At the grocery store where you followed Oleta Esteban, a tiny child strapped in a cart whimpered. Her plump, pretty mother had walked away to find the perfect avocado. Momma fondled and squeezed—too hard, too soft, too black, too pale. The girl’s little body clenched and shivered.

She didn’t want to cry, but the cries rose up and out of her, strange fluttery sounds—too high to make the woman turn, too soft to bring Mommy back to her. Oleta stepped toward the cart, thin back quivering. You saw her shoulder blades, sharp as wings poking. You were afraid she’d snatch the child and run, that her fractured feet might break again, ribs snap, pelvis shatter. Still she’d flee, lifted by the child’s cries, pushed beyond pain by the small heart hammering. Oleta swayed side to side, already sensing the girl’s body pressed against her own—pale skin soft as something inside the body, and the smell of her, sweet as sugared almonds—you felt her too, this holy one, this living child.

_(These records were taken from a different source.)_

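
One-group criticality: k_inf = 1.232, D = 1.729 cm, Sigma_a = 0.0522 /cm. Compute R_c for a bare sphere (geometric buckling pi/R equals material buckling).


L^2 = D / Sigma_a = 1.729 / 0.0522 = 33.12261 cm^2
B_m^2 = (k_inf - 1) / L^2 = (1.232 - 1) / 33.12261 = 0.007004279 /cm^2
For a bare sphere: B_g = pi/R, so R_c = pi / sqrt(B_m^2)
R_c = pi / sqrt(0.007004279) = 37.538 cm

37.538


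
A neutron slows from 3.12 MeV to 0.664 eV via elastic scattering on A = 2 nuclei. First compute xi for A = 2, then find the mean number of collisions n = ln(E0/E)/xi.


xi = 1 + (A-1)^2/(2A)*ln((A-1)/(A+1)) = 0.7253469 (for A = 2)
n = ln(E0/E) / xi
n = ln(3.12e6 / 0.664) / 0.7253469
n = ln(4.698795e+06) / 0.7253469 = 21.180

21.180


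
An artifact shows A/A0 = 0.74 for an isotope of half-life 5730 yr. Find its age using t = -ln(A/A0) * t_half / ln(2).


lambda = ln(2) / t_half = ln(2) / 5730 = 1.209681e-04 /yr
t = -ln(A/A0) / lambda
t = -ln(0.74) / 1.209681e-04
t = 2489.1 yr

2489.1


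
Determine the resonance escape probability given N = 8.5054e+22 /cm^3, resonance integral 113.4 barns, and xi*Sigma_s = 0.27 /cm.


p = exp(-N * I * 1e-24 / (xi*Sigma_s))
p = exp(-8.5054e+22 * 113.4 * 1e-24 / 0.27)
p = 3.0608e-16

3.0608e-16


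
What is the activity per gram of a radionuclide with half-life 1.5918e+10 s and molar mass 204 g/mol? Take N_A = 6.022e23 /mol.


lambda = ln(2) / t_half = ln(2) / 1.5918e+10 = 4.354487e-11 /s
SA = lambda * N_A / M
SA = 4.354487e-11 * 6.022e23 / 204
SA = 1.2854e+11 Bq/g

1.2854e+11


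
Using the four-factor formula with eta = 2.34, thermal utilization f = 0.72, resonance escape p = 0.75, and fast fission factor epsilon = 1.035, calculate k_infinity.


k_inf = eta * f * p * epsilon
k_inf = 2.34 * 0.72 * 0.75 * 1.035
k_inf = 1.3078

1.3078


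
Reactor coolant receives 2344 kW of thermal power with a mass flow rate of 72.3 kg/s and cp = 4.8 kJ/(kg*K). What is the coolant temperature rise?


dT = Q / (m_dot * cp)
dT = 2344 / (72.3 * 4.8)
dT = 6.7543 C

6.7543


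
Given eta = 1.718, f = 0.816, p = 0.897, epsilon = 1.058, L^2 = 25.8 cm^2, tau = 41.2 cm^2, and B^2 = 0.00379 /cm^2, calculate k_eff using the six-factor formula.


k_inf = eta*f*p*eps = 1.718*0.816*0.897*1.058 = 1.330428
P_TNL = 1/(1 + L^2*B^2) = 1/(1 + 25.8*0.00379) = 0.9109277
P_FNL = exp(-B^2*tau) = exp(-0.00379*41.2) = 0.8554326
k_eff = k_inf * P_TNL * P_FNL = 1.330428 * 0.9109277 * 0.8554326
k_eff = 1.0367

1.0367


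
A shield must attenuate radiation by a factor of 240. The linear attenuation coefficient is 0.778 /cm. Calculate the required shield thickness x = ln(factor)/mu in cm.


x = ln(factor) / mu
x = ln(240) / 0.778
x = 7.0445 cm

7.0445


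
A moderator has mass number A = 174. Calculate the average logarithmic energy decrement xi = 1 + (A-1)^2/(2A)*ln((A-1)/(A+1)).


xi = 1 + (A-1)^2/(2A) * ln((A-1)/(A+1))
xi = 1 + (174-1)^2/(2*174) * ln((174-1)/(174 +1))
xi = 0.011450

0.011450


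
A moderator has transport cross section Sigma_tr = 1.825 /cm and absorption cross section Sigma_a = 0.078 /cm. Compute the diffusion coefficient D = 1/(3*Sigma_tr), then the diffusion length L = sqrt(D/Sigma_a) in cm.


D = 1 / (3 * Sigma_tr) = 1 / (3 * 1.825) = 0.1826484 cm
L = sqrt(D / Sigma_a)
L = sqrt(0.1826484 / 0.078)
L = 1.5302 cm

1.5302


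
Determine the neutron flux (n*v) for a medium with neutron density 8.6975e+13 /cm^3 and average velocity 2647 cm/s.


phi = n * v
phi = 8.6975e+13 * 2647
phi = 2.3022e+17 /cm^2/s

2.3022e+17


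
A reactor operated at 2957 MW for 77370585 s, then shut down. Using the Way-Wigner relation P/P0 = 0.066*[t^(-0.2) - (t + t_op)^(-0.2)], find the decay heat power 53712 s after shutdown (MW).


P/P0 = 0.066 * [t^(-0.2) - (t + t_op)^(-0.2)]
P/P0 = 0.066 * [53712^(-0.2) - (53712 + 77370585)^(-0.2)]
P/P0 = 0.066 * [0.1132363 - 0.02643775] = 0.005728704
P = 2957 * 0.005728704 = 16.940 MW

16.940


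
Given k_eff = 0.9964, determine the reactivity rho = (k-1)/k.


rho = (k_eff - 1) / k_eff
rho = (0.9964 - 1) / 0.9964
rho = -0.0036130

-0.0036130


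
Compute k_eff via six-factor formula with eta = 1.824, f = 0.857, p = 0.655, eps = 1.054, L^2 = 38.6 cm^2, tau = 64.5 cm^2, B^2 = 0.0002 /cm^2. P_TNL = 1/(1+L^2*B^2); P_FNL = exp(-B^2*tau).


k_inf = eta*f*p*eps = 1.824*0.857*0.655*1.054 = 1.079164
P_TNL = 1/(1 + L^2*B^2) = 1/(1 + 38.6*0.0002) = 0.9923391
P_FNL = exp(-B^2*tau) = exp(-0.0002*64.5) = 0.9871828
k_eff = k_inf * P_TNL * P_FNL = 1.079164 * 0.9923391 * 0.9871828
k_eff = 1.0572

1.0572


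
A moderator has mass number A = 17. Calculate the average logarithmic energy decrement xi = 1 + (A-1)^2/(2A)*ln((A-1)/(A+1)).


xi = 1 + (A-1)^2/(2A) * ln((A-1)/(A+1))
xi = 1 + (17-1)^2/(2*17) * ln((17-1)/(17 +1))
xi = 0.11316

0.11316


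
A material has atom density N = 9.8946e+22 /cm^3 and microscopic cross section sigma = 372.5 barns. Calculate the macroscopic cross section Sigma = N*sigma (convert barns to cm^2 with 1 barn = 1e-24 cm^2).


Sigma = N * sigma_barns * 1e-24
Sigma = 9.8946e+22 * 372.5 * 1e-24
Sigma = 36.857 /cm

36.857


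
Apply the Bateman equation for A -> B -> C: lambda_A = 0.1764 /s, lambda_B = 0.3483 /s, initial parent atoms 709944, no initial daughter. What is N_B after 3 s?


N_B(t) = lambda_A * N_A0 / (lambda_B - lambda_A) * [exp(-lambda_A*t) - exp(-lambda_B*t)]
exp(-0.1764*3) = 0.5890760; exp(-0.3483*3) = 0.3517270
N_B = 0.1764 * 709944 / (0.3483 - 0.1764) * (0.5890760 - 0.3517270)
N_B = 172916

172916


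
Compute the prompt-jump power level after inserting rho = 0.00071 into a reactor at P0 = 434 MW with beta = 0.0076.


P1/P0 = beta / (beta - rho)
P1/P0 = 0.0076 / (0.0076 - 0.00071) = 1.103048
P1 = 434 * 1.103048 = 478.72 MW

478.72


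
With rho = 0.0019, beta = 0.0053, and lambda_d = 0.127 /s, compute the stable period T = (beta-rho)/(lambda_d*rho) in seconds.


T = (beta - rho) / (lambda_d * rho)
T = (0.0053 - 0.0019) / (0.127 * 0.0019)
T = 14.090 s

14.090


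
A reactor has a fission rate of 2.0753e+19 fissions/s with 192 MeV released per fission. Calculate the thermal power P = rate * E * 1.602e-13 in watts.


P = fission_rate * E_MeV * 1.602e-13
P = 2.0753e+19 * 192 * 1.602e-13
P = 6.3833e+08 W

6.3833e+08


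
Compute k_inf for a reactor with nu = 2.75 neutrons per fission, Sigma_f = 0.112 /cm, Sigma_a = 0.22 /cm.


k_inf = nu * Sigma_f / Sigma_a
k_inf = 2.75 * 0.112 / 0.22
k_inf = 1.4000

1.4000


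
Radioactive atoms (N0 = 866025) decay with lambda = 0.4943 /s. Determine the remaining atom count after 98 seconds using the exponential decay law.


N = N0 * exp(-lambda * t)
N = 866025 * exp(-0.4943 * 98)
N = 7.9378e-16

7.9378e-16


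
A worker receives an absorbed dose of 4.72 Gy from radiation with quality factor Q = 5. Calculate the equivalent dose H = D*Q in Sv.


H = D * Q
H = 4.72 * 5
H = 23.600 Sv

23.600


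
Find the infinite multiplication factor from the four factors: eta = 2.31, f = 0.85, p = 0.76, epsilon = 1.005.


k_inf = eta * f * p * epsilon
k_inf = 2.31 * 0.85 * 0.76 * 1.005
k_inf = 1.4997

1.4997


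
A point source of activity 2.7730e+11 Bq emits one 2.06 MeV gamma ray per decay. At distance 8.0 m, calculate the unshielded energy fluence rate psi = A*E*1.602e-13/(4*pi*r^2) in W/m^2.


psi = A * E * 1.602e-13 / (4*pi*r^2)
psi = 2.7730e+11 * 2.06 * 1.602e-13 / (4*pi*8.0^2)
psi = 1.1379e-04 W/m^2

1.1379e-04


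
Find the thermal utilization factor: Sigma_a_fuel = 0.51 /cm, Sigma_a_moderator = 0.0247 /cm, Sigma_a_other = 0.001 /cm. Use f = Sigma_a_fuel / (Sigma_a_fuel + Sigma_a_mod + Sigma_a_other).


f = Sigma_a_fuel / (Sigma_a_fuel + Sigma_a_mod + Sigma_a_other)
f = 0.51 / (0.51 + 0.0247 + 0.001)
f = 0.95203

0.95203


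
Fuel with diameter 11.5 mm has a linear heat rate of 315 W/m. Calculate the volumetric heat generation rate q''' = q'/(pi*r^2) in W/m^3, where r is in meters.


r = D / 2 / 1000 = 11.5 / 2 / 1000 = 0.00575 m
q''' = q' / (pi * r^2)
q''' = 315 / (pi * 0.00575^2)
q''' = 3.0327e+06 W/m^3

3.0327e+06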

You meant to step between and spare Oleta Esteban more sorrow. She didn’t reach or touch, only trembled. You couldn’t see Oleta’s face, but the little girl grew miraculously quiet, green eyes wet and wide, tiny hands opening and closing, as if she sensed something in the air, something too fine and light to see, something only the starved mother of no children could offer.

You remember Oleta Esteban’s hair, a dark wing curved against her small body. You wanted to slip your hands under her hair, but you turned away, afraid even your wild thought might hurt her. Now, cold as you are, numb to the marrow, you want to lie down in a small dark place and let the black wing of Oleta’s hair cover you.